Forming a new state out of Aroostook and other rural Maine counties is a tall task and one unlikely to succeed anytime soon, given both the Democratic-controlled Legislature and Congress would need to approve a secession. Still, the latest talks that echo secession efforts witnessed in other states over the years get at deep-seated differences between Maine’s more urban and liberal southern half and more conservative and rural northern half.
A political realignment completed via last year’s election also saw Republicans take over all State House seats in Aroostook while Democrats performed well in suburban areas. Both supporters and skeptics of the “North Maine” secession effort said in interviews this past week that they understand the factors driving the debate while also acknowledging the hurdles.
“Do I think it’s feasible? I have no idea,” Roxanne Bruce of Ludlow, who works as the Maine Department of Education’s regional local food coordinator for Aroostook County, said. “Government is so complicated. I can’t even begin to imagine what would have to happen.”
Aroostook County, the largest county east of the Mississippi River, is bigger than Connecticut and Rhode Island combined. It makes up roughly a fifth of Maine’s land mass. Yet it only makes up 5 percent of the state’s population, 3.5 percent of Maine’s gross domestic product and collects about 3 percent of Maine’s income tax revenue and 4 percent of sales tax revenue.
In part because of that small economy, Aroostook has a greater need for public services and therefore benefits from its connection to the rest of Maine, noted James Myall, a policy analyst with the liberal Maine Center for Economic Policy.
He estimated The County accounts for 7 percent of the state’s MaineCare recipients and 12 percent of state-maintained highway miles. While the state covers an average of 55 percent of local school costs statewide, that rises to 70 percent in Aroostook, Myall added.
“The federal government does generally provide more support to lower-income states, so a new state of Aroostook might get some extra federal subsidy to offset some of this,” Myall said. “But I think the picture would be the same — more costs per person with a smaller tax base to support it.”
Bruce, while not yet taking a position on the secession idea, said the physical separation between not only northern and southern Maine but also towns within The County, which is also home to Wabanaki Nations tribes, helps create an “us versus them mentality.”
Tawyna Enselek, who lives in the Somerset County town of St. Albans and works for an oil and HVAC company, is among those outside Aroostook County who like the idea of a northern Maine secession movement. But Enselek stressed she is not on board until organizers answer her questions regarding costs and logistics, saying it is “super easy” to share opinions without actually committing to a secession process.
“I haven’t heard from a single person on what their thought process is and how they’re going to make this happen,” Enselek said, adding she feels “the government does not belong in our backyards, but unfortunately people have allowed the government to take complete control.”
The dialogue has not gone far from Facebook.
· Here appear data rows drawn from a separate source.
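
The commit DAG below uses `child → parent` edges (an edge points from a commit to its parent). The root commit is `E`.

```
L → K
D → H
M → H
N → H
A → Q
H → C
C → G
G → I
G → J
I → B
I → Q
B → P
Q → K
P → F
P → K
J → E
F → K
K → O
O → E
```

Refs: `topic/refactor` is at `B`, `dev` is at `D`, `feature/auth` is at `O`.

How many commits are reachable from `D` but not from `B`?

7

Reachable from D: {B, C, D, E, F, G, H, I, J, K, O, P, Q}.
Reachable from B: {B, E, F, K, O, P}.
In D's history but not B's: {C, D, G, H, I, J, Q} — 7 commits.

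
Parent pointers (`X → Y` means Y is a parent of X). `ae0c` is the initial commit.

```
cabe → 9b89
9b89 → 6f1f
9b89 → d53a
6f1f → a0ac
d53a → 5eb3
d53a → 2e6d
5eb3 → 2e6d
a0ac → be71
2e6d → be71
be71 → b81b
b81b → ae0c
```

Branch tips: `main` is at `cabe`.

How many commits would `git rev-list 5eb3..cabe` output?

Reachable from cabe: {2e6d, 5eb3, 6f1f, 9b89, a0ac, ae0c, b81b, be71, cabe, d53a}.
Reachable from 5eb3: {2e6d, 5eb3, ae0c, b81b, be71}.
In cabe's history but not 5eb3's: {6f1f, 9b89, a0ac, cabe, d53a} — 5 commits.

5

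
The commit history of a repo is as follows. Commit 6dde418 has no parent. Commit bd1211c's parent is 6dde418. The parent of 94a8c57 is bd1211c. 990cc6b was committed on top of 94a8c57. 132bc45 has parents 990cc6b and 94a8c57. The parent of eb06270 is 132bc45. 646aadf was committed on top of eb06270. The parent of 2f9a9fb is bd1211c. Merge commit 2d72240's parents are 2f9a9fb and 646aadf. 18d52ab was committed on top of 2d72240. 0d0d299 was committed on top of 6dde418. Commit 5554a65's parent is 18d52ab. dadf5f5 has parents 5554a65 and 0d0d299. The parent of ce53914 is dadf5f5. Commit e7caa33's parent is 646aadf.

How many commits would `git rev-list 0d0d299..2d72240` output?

8

Reachable from 2d72240: {132bc45, 2d72240, 2f9a9fb, 646aadf, 6dde418, 94a8c57, 990cc6b, bd1211c, eb06270}.
Reachable from 0d0d299: {0d0d299, 6dde418}.
In 2d72240's history but not 0d0d299's: {132bc45, 2d72240, 2f9a9fb, 646aadf, 94a8c57, 990cc6b, bd1211c, eb06270} — 8 commits.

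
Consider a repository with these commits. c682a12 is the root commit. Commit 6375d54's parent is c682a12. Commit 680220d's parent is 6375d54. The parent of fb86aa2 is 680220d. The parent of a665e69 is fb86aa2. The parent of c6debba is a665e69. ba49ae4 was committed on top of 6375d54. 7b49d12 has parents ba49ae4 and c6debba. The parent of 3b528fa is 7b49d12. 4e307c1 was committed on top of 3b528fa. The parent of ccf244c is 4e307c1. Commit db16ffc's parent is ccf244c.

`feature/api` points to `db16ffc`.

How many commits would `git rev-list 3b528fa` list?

9

Walking parent pointers from 3b528fa: reachable set = {3b528fa, 6375d54, 680220d, 7b49d12, a665e69, ba49ae4, c682a12, c6debba, fb86aa2}.
That is 9 commits.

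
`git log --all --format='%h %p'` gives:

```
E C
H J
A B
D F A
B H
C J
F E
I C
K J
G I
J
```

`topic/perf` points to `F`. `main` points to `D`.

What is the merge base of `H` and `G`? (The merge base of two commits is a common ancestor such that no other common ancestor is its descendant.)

J

Ancestors of H: {H, J}.
Ancestors of G: {C, G, I, J}.
Common ancestors: {J}.
The only common ancestor is J, so it is the merge base.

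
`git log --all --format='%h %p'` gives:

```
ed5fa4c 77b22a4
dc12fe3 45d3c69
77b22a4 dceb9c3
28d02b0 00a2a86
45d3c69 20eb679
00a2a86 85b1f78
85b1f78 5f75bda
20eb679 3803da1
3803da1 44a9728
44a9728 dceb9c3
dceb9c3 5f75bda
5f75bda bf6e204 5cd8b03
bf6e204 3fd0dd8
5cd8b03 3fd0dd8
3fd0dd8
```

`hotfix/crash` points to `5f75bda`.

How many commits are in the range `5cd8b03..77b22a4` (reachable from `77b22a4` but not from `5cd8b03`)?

Reachable from 77b22a4: {3fd0dd8, 5cd8b03, 5f75bda, 77b22a4, bf6e204, dceb9c3}.
Reachable from 5cd8b03: {3fd0dd8, 5cd8b03}.
In 77b22a4's history but not 5cd8b03's: {5f75bda, 77b22a4, bf6e204, dceb9c3} — 4 commits.

4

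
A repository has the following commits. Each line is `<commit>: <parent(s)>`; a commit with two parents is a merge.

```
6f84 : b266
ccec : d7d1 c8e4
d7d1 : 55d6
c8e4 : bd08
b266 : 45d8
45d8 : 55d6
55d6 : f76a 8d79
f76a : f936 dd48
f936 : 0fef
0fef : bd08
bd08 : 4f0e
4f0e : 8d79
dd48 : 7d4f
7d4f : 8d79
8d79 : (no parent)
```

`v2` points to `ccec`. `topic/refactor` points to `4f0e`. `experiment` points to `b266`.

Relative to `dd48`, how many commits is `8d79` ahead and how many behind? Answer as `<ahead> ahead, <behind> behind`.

0 ahead, 2 behind

Reachable from 8d79: {8d79}.
Reachable from dd48: {7d4f, 8d79, dd48}.
Only in 8d79's history (ahead): {} — 0.
Only in dd48's history (behind): {7d4f, dd48} — 2.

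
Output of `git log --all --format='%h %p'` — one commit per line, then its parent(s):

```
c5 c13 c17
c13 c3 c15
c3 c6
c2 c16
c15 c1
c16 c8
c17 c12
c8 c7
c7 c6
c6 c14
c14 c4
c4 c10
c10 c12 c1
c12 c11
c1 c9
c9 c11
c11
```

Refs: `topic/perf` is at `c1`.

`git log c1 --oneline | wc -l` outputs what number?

3

Walking parent pointers from c1: reachable set = {c1, c11, c9}.
That is 3 commits.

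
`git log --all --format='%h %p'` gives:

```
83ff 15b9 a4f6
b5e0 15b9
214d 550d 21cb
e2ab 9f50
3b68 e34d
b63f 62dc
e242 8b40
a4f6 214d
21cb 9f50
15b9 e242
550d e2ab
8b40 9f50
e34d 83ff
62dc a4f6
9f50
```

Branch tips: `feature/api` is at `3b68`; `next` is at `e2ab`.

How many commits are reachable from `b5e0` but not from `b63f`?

4

Reachable from b5e0: {15b9, 8b40, 9f50, b5e0, e242}.
Reachable from b63f: {214d, 21cb, 550d, 62dc, 9f50, a4f6, b63f, e2ab}.
In b5e0's history but not b63f's: {15b9, 8b40, b5e0, e242} — 4 commits.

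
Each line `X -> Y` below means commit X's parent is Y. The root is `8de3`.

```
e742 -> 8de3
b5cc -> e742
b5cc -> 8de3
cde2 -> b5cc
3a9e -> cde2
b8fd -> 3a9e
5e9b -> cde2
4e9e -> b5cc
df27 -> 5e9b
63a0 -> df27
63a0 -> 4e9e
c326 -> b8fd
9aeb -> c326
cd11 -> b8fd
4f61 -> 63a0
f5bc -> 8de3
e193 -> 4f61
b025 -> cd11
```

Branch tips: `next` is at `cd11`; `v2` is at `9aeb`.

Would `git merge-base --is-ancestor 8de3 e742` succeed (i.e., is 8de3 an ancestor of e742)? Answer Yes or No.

Ancestors of e742 (commits reachable by following parents): {8de3, e742}.
8de3 is in that set, so it is an ancestor of e742.

Yes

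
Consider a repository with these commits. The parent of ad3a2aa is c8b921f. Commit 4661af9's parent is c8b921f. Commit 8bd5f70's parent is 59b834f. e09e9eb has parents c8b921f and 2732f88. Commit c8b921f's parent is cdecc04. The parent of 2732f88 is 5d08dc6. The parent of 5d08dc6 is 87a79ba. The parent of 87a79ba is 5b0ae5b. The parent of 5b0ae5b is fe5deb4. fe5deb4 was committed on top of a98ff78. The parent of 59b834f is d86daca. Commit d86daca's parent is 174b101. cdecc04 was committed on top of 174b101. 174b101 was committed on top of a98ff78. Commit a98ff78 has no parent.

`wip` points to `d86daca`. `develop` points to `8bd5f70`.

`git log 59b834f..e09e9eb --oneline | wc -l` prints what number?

Reachable from e09e9eb: {174b101, 2732f88, 5b0ae5b, 5d08dc6, 87a79ba, a98ff78, c8b921f, cdecc04, e09e9eb, fe5deb4}.
Reachable from 59b834f: {174b101, 59b834f, a98ff78, d86daca}.
In e09e9eb's history but not 59b834f's: {2732f88, 5b0ae5b, 5d08dc6, 87a79ba, c8b921f, cdecc04, e09e9eb, fe5deb4} — 8 commits.

8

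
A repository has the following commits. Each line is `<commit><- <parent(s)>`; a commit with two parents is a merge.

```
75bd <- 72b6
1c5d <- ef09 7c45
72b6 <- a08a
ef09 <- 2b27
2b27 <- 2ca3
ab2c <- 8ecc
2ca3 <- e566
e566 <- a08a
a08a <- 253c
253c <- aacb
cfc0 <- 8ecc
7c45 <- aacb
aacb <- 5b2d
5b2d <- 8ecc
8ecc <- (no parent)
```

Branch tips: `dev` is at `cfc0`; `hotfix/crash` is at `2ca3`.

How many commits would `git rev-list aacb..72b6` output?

3

Reachable from 72b6: {253c, 5b2d, 72b6, 8ecc, a08a, aacb}.
Reachable from aacb: {5b2d, 8ecc, aacb}.
In 72b6's history but not aacb's: {253c, 72b6, a08a} — 3 commits.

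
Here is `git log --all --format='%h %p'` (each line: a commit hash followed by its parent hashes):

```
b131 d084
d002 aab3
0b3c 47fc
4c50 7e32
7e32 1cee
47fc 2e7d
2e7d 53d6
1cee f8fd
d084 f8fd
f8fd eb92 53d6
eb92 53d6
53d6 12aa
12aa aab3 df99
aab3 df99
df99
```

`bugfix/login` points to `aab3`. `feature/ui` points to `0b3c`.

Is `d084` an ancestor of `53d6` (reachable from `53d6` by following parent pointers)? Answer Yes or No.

No

Ancestors of 53d6: {12aa, 53d6, aab3, df99}.
d084 is not in that set, so it is not an ancestor of 53d6.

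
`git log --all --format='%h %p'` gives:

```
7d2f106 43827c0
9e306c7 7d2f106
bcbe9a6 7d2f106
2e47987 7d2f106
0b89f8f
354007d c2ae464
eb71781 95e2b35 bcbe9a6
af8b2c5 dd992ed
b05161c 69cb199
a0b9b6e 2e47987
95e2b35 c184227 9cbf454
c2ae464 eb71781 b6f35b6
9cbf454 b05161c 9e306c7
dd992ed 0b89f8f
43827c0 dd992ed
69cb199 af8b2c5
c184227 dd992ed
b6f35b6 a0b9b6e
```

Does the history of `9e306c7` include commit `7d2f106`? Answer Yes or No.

Yes

Ancestors of 9e306c7 (commits reachable by following parents): {0b89f8f, 43827c0, 7d2f106, 9e306c7, dd992ed}.
7d2f106 is in that set, so it is an ancestor of 9e306c7.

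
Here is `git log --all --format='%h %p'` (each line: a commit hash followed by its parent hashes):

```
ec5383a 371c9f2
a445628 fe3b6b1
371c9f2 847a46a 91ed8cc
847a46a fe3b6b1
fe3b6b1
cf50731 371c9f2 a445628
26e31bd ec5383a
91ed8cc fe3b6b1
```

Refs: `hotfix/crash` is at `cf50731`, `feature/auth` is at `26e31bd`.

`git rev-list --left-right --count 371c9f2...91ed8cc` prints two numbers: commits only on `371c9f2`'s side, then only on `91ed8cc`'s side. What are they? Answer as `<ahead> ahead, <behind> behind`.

2 ahead, 0 behind

Reachable from 371c9f2: {371c9f2, 847a46a, 91ed8cc, fe3b6b1}.
Reachable from 91ed8cc: {91ed8cc, fe3b6b1}.
Only in 371c9f2's history (ahead): {371c9f2, 847a46a} — 2.
Only in 91ed8cc's history (behind): {} — 0.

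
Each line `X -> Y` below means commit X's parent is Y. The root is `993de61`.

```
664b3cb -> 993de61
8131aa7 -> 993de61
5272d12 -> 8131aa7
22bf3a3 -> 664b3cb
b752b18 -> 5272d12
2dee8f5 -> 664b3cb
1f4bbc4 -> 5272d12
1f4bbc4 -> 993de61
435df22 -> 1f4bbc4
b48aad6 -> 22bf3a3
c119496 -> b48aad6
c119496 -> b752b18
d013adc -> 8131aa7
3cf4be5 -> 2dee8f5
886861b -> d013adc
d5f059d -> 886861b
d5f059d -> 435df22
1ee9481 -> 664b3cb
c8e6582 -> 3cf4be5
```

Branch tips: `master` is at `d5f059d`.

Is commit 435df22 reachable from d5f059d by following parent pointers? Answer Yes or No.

Ancestors of d5f059d (commits reachable by following parents): {1f4bbc4, 435df22, 5272d12, 8131aa7, 886861b, 993de61, d013adc, d5f059d}.
435df22 is in that set, so it is an ancestor of d5f059d.

Yes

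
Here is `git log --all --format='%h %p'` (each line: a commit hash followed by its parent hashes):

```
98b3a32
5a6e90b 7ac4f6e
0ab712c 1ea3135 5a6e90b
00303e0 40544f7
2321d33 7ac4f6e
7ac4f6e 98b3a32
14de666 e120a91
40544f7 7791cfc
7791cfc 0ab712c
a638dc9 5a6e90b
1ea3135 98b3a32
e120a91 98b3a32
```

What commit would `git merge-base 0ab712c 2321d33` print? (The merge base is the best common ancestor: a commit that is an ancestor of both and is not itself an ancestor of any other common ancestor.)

7ac4f6e

Ancestors of 0ab712c: {0ab712c, 1ea3135, 5a6e90b, 7ac4f6e, 98b3a32}.
Ancestors of 2321d33: {2321d33, 7ac4f6e, 98b3a32}.
Common ancestors: {7ac4f6e, 98b3a32}.
Among these, 7ac4f6e is not an ancestor of any other common ancestor — it is the merge base.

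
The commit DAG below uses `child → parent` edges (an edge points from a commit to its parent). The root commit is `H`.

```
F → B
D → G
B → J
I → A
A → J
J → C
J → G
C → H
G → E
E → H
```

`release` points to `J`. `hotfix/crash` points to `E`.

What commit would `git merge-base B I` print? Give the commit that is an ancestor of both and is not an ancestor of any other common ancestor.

J

Ancestors of B: {B, C, E, G, H, J}.
Ancestors of I: {A, C, E, G, H, I, J}.
Common ancestors: {C, E, G, H, J}.
Among these, J is not an ancestor of any other common ancestor — it is the merge base.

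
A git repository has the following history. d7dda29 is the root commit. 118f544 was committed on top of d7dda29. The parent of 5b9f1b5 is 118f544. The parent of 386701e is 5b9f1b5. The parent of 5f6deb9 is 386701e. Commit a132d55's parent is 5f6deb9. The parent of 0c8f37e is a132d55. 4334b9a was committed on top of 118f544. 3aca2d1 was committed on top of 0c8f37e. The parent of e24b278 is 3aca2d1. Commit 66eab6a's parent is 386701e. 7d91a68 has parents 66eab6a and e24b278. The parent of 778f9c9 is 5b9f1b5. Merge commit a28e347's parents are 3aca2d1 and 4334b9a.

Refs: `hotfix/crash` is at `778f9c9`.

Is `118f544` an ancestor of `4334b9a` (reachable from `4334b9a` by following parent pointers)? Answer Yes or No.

Ancestors of 4334b9a (commits reachable by following parents): {118f544, 4334b9a, d7dda29}.
118f544 is in that set, so it is an ancestor of 4334b9a.

Yes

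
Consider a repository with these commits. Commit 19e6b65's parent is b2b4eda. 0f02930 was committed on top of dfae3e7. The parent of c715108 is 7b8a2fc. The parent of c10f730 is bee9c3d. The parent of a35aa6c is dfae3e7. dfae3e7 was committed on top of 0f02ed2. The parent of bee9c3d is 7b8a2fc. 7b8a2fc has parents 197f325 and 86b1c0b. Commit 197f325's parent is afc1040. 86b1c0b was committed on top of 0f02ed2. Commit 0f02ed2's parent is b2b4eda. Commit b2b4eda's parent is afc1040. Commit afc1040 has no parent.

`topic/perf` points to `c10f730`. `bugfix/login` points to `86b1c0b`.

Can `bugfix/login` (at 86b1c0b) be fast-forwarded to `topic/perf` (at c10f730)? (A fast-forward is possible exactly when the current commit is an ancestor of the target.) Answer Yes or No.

A fast-forward from 86b1c0b to c10f730 is possible iff 86b1c0b is an ancestor of c10f730.
Ancestors of c10f730: {0f02ed2, 197f325, 7b8a2fc, 86b1c0b, afc1040, b2b4eda, bee9c3d, c10f730}.
86b1c0b is among them, so fast-forward is possible.

Yes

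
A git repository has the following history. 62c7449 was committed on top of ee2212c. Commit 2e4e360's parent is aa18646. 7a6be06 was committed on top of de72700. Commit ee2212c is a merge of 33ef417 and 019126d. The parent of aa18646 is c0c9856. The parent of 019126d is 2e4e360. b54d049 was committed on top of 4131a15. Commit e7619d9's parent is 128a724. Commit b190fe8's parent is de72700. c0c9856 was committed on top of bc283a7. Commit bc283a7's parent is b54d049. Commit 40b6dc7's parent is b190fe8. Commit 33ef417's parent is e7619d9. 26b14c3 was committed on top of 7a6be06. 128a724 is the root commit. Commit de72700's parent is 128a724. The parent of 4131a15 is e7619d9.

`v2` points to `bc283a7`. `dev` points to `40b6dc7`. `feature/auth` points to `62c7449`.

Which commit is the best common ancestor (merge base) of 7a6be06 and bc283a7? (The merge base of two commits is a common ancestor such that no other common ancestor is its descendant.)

Ancestors of 7a6be06: {128a724, 7a6be06, de72700}.
Ancestors of bc283a7: {128a724, 4131a15, b54d049, bc283a7, e7619d9}.
Common ancestors: {128a724}.
The only common ancestor is 128a724, so it is the merge base.

128a724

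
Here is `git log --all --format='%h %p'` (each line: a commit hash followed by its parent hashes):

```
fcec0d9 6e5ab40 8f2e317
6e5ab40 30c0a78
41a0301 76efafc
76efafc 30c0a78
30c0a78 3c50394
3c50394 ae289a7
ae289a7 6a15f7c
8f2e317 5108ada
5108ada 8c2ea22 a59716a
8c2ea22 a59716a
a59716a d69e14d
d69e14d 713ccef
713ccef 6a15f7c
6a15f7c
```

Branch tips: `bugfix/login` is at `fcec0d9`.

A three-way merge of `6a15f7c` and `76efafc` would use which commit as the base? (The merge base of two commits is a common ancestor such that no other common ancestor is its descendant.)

Ancestors of 6a15f7c: {6a15f7c}.
Ancestors of 76efafc: {30c0a78, 3c50394, 6a15f7c, 76efafc, ae289a7}.
Common ancestors: {6a15f7c}.
The only common ancestor is 6a15f7c, so it is the merge base.

6a15f7c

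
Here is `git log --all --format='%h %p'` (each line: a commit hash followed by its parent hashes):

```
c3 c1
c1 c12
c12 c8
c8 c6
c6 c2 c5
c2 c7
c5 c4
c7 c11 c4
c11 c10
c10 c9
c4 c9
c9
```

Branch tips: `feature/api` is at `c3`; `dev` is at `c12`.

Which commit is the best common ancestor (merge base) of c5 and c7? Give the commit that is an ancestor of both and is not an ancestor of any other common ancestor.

c4

Ancestors of c5: {c4, c5, c9}.
Ancestors of c7: {c10, c11, c4, c7, c9}.
Common ancestors: {c4, c9}.
Among these, c4 is not an ancestor of any other common ancestor — it is the merge base.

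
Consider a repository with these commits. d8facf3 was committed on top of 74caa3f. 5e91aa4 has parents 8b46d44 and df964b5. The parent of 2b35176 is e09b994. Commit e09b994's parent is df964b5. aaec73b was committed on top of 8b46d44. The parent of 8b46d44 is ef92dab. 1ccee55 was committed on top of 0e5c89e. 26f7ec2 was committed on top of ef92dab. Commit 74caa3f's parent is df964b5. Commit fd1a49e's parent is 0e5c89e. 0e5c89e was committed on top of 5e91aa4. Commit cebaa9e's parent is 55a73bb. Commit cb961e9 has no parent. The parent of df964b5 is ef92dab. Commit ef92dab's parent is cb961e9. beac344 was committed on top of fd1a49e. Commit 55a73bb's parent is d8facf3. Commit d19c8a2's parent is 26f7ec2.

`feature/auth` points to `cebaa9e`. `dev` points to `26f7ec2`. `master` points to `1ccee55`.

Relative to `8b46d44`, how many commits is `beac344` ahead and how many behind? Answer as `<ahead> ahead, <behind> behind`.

Reachable from beac344: {0e5c89e, 5e91aa4, 8b46d44, beac344, cb961e9, df964b5, ef92dab, fd1a49e}.
Reachable from 8b46d44: {8b46d44, cb961e9, ef92dab}.
Only in beac344's history (ahead): {0e5c89e, 5e91aa4, beac344, df964b5, fd1a49e} — 5.
Only in 8b46d44's history (behind): {} — 0.

5 ahead, 0 behind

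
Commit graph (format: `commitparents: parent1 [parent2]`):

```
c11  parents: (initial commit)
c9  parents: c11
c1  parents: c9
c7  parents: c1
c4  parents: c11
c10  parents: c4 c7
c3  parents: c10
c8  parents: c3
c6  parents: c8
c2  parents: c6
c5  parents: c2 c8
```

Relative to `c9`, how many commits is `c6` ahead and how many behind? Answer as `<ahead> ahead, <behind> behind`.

7 ahead, 0 behind

Reachable from c6: {c1, c10, c11, c3, c4, c6, c7, c8, c9}.
Reachable from c9: {c11, c9}.
Only in c6's history (ahead): {c1, c10, c3, c4, c6, c7, c8} — 7.
Only in c9's history (behind): {} — 0.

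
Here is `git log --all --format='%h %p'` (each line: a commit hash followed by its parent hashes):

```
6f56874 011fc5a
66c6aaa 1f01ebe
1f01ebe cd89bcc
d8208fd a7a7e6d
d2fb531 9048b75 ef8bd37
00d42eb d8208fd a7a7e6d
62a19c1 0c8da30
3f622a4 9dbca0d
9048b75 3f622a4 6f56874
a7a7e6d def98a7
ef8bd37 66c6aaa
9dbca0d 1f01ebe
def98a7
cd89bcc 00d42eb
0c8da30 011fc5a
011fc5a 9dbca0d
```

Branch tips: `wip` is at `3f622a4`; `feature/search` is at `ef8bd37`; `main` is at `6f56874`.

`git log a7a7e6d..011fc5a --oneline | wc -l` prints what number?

Reachable from 011fc5a: {00d42eb, 011fc5a, 1f01ebe, 9dbca0d, a7a7e6d, cd89bcc, d8208fd, def98a7}.
Reachable from a7a7e6d: {a7a7e6d, def98a7}.
In 011fc5a's history but not a7a7e6d's: {00d42eb, 011fc5a, 1f01ebe, 9dbca0d, cd89bcc, d8208fd} — 6 commits.

6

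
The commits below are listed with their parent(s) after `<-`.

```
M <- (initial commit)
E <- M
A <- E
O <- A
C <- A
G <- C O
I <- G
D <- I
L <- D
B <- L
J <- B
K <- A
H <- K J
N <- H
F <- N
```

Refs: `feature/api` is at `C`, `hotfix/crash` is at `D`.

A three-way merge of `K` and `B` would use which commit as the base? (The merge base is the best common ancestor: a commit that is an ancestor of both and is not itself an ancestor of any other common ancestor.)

A

Ancestors of K: {A, E, K, M}.
Ancestors of B: {A, B, C, D, E, G, I, L, M, O}.
Common ancestors: {A, E, M}.
Among these, A is not an ancestor of any other common ancestor — it is the merge base.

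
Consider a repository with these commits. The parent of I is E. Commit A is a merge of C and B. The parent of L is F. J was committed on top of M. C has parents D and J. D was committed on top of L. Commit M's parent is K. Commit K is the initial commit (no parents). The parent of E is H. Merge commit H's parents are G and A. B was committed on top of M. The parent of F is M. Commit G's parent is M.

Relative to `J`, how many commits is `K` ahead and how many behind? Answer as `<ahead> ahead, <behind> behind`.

Reachable from K: {K}.
Reachable from J: {J, K, M}.
Only in K's history (ahead): {} — 0.
Only in J's history (behind): {J, M} — 2.

0 ahead, 2 behind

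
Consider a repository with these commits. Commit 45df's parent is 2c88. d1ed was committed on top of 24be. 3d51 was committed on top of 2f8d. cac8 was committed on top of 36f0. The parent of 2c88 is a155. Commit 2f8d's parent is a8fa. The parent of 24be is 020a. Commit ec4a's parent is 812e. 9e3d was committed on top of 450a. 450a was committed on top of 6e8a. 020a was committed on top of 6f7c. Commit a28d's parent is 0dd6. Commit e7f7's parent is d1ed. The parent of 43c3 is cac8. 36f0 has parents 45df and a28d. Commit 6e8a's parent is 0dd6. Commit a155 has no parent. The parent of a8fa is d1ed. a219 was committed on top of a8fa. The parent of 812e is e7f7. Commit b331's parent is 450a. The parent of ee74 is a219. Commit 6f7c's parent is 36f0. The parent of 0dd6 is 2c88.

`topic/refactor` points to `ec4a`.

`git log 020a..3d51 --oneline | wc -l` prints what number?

Reachable from 3d51: {020a, 0dd6, 24be, 2c88, 2f8d, 36f0, 3d51, 45df, 6f7c, a155, a28d, a8fa, d1ed}.
Reachable from 020a: {020a, 0dd6, 2c88, 36f0, 45df, 6f7c, a155, a28d}.
In 3d51's history but not 020a's: {24be, 2f8d, 3d51, a8fa, d1ed} — 5 commits.

5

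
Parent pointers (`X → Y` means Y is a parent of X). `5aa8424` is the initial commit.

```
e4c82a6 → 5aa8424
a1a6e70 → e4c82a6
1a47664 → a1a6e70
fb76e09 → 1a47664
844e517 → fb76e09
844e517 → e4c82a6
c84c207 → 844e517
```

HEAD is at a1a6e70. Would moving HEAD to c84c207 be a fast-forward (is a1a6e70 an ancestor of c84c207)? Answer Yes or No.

Yes

A fast-forward from a1a6e70 to c84c207 is possible iff a1a6e70 is an ancestor of c84c207.
Ancestors of c84c207: {1a47664, 5aa8424, 844e517, a1a6e70, c84c207, e4c82a6, fb76e09}.
a1a6e70 is among them, so fast-forward is possible.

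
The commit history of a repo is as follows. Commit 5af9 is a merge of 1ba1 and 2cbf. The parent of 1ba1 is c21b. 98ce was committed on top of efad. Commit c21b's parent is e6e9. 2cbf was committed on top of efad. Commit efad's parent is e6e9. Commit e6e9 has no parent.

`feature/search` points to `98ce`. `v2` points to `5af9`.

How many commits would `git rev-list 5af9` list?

Walking parent pointers from 5af9: reachable set = {1ba1, 2cbf, 5af9, c21b, e6e9, efad}.
That is 6 commits.

6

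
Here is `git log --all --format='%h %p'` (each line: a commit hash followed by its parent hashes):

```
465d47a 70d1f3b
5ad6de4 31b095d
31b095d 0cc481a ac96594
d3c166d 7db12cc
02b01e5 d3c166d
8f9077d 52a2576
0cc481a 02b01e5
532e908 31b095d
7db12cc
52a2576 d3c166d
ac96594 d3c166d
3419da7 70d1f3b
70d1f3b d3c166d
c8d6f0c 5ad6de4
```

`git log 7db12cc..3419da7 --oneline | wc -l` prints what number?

3

Reachable from 3419da7: {3419da7, 70d1f3b, 7db12cc, d3c166d}.
Reachable from 7db12cc: {7db12cc}.
In 3419da7's history but not 7db12cc's: {3419da7, 70d1f3b, d3c166d} — 3 commits.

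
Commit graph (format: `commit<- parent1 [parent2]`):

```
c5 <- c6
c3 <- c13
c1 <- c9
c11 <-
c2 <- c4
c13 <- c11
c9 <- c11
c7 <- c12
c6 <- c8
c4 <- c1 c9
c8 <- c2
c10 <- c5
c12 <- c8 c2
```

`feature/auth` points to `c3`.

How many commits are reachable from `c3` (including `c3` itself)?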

Several town managers in Aroostook County communities said they did not yet have enough information to share opinions on the secession idea. Republican state lawmakers from The County did not respond to requests for comment.
Other local officials echoed skepticism while noting similar talk in the past of having Aroostook County join neighboring Canada. Presque Isle lawyer Frank Bemis said he would not be in favor of “Aroostexit.” Enselek summed up the big challenge behind the quixotic statehood push.
“It is to get people to do things,” she said.